Antes da procissão sair
havia sermão.
O sermão exigia pregador de “trus”
, porque no fim tinha que fazer uma peroração ardente e forte, finda a qual
corria, no altar-mor, um pano, deixando ver num quadro grandioso, a imagem do Senhor
dos Passos, toda envolvida de luzes e velas e de anjos que tinham nas mão os
instrumentos da Paixão-cravos, esponjas, coroas de espinhos, etc.
Depois a procissão saia,
entre massas compactas de povo, e na Praça dava-se o encontro, episódio que
consistia em a Senhora de ao Pé da Cruz, acompanhada de S. João Evangelista,
esperar a chegada do andor do Senhor dos Passos, e mal o avistavam, correr para
ele.
E outras procissões havia,
que me lembre, a de Domingo de Cinzas com muitos andores, e as que se faziam
para pedir chuva, que metiam o poder do mundo de gente-
Durante o percurso de alguma
procissões, pendiam nas janelas colchas do mais variado matiz e da mais
preciosa lavra.
…
Grandes, eram as festas da
Semana Santa, que na minha terra tinha todo o cenário e toda a carpintaria duma
grande peça teatral.
Eram os Ramos, com as palmas
e as cruzes de alecrim que o povo ia colocar nas searas.
Eram as Trevas, donde os
rapazes vinham, à tardinha, tocando trancalhetas e matracas.
Eram as Igrejas todas
abertas, muito bonitas, o ar cheirando a alecrim e rosmaninho, e na igreja da
Saúde, as “beatas”, num coro de rótulas, cantando elegias místicas, uma das
quais ainda me soa nos ouvidos como um cântico de saudade.
A noite, a procissão das
Bandeiras, só com opas pretas, que à luz de lampiões velados visitavam as
igrejas, ao som dum cantochão triste.
***E VINHA O GRANDE DIA***
A
Sexta –feira da Paixão do Senhor. A procissão à noite é das
fantasmagorias mais impressionantes que maus olhos têm visto, mesmo quando
sonham.
O esquife de Deus vem
rodeado de luzes.
Atrás, vestidas de negro,
vão a imagem da Senhora de ao Pé da Cruz e S. João Evangelista.
Opas de todas as cores,
tapando as cabeças, e as luzes veladas em papel.

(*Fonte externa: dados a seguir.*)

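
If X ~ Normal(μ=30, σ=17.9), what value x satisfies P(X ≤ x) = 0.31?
21.1243

We have X ~ Normal(μ=30, σ=17.9).

We want to find x such that P(X ≤ x) = 0.31.

This is the 31st percentile, which means 31% of values fall below this point.

Using the inverse CDF (quantile function):
x = F⁻¹(0.31) = 21.1243

Verification: P(X ≤ 21.1243) = 0.31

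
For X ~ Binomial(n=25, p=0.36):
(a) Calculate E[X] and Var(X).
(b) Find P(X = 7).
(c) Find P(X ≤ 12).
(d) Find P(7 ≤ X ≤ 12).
(a) E[X] = 9.0000, Var(X) = 5.7600
(b) P(X = 7) = 0.122245
(c) P(X ≤ 12) = 0.925507
(d) P(7 ≤ X ≤ 12) = 0.777250

We have X ~ Binomial(n=25, p=0.36).

(a) Moments:
E[X] = 9.0000
Var(X) = 5.7600
σ = √Var(X) = 2.4000

(b) Point probability using PMF:
P(X = 7) = 0.122245

(c) Cumulative probability using CDF:
P(X ≤ 12) = F(12) = 0.925507

(d) Range probability:
P(7 ≤ X ≤ 12) = P(X ≤ 12) - P(X ≤ 6)
                   = F(12) - F(6)
                   = 0.925507 - 0.148257
                   = 0.777250

This means approximately 77.7% of outcomes fall in the interval [7, 12].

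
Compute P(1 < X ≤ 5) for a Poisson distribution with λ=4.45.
0.647799

We have X ~ Poisson(λ=4.45).

To find P(1 < X ≤ 5), we use:
P(1 < X ≤ 5) = P(X ≤ 5) - P(X ≤ 1)
                 = F(5) - F(1)
                 = 0.711447 - 0.063648
                 = 0.647799

So there's approximately a 64.8% chance that X falls in this range.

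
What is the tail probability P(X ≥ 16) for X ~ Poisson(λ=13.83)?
0.313931

We have X ~ Poisson(λ=13.83).

For discrete distributions, P(X ≥ 16) = 1 - P(X ≤ 15).

P(X ≤ 15) = 0.686069
P(X ≥ 16) = 1 - 0.686069 = 0.313931

So there's approximately a 31.4% chance that X is at least 16.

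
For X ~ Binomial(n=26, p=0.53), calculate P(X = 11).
0.086391

We have X ~ Binomial(n=26, p=0.53).

For a Binomial distribution, the PMF gives us the probability of each outcome.

Using the PMF formula:
P(X = 11) = 0.086391

Rounded to 4 decimal places: 0.0864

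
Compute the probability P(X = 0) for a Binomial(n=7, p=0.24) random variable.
0.146452

We have X ~ Binomial(n=7, p=0.24).

For a Binomial distribution, the PMF gives us the probability of each outcome.

Using the PMF formula:
P(X = 0) = 0.146452

Rounded to 4 decimal places: 0.1465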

Um cantochão, acompanhado de
um barítono, fere a sonoridade da noite primaveril.
Por vezes o cantochão cala-se,
e a procissão estaca.
A multidão que redemoinha aquieta-se
como quem espera.
E de longe, vem uma voz de
soprano cantando a Paixão do Senhor. É o “VOS, OMNES”, uma mulher vestida de
preto com um véu branco, que traz nas mão a sagrada verónica.
Em determinados pontos a
procissão pára, levantam o véu ao “Vos Omnes”, e ela que é sempre uma donzela,
canta na quietude da noite, e no silêncio da multidão.
Mal acaba, soa, do outro
lado, ao longe, uma matraca, e a procissão, entre luzes, murmúrios de rezas, e sussurros
de povoléu que dispersa, para ir ao outro canto ouvir o “Vos Omnes”, segue o
seu caminho ao som dos cânticos de três Marias que vão atrás do ataúde.
Ao recolher, a multidão
enche a Igreja e lá em cima no Altar, à luz escassa de duas velas, os turíbulos
enchem de incenso o túmulo de Cristo, e um padre reza singelamente os
responsos.
E no meio do silêncio da
Igreja cheia de gente e às escuras, mal o padre diz “Requiescat in Pace” sente-se
o estampido seco da tampa do túmulo que cai, e a seguir, imediatamente, o “Vos
Omnes” desfere, pela vez derradeira, o seu cântico de amor divinamente triste.
Depois é o sábado de aleluia.
As cortinas dos altares que
se desceram, e um guizalhar fremente de campainhas e chocalhos.
Quinta Feira da Ascensão,
singela, linda e pouca gente.
O povo, nesse dia, debanda
logo de manhã para os campos.
E á igreja poucas pessoas
vão.
No altar um só padre, o prior
da freguesia com sua capa de asperges.
No coro, o órgão reboando
uma melodia de suavidade pagã.
Soltam-se pela igreja
andorinhas, que ao pescoço tem uma fitinha com um guizo.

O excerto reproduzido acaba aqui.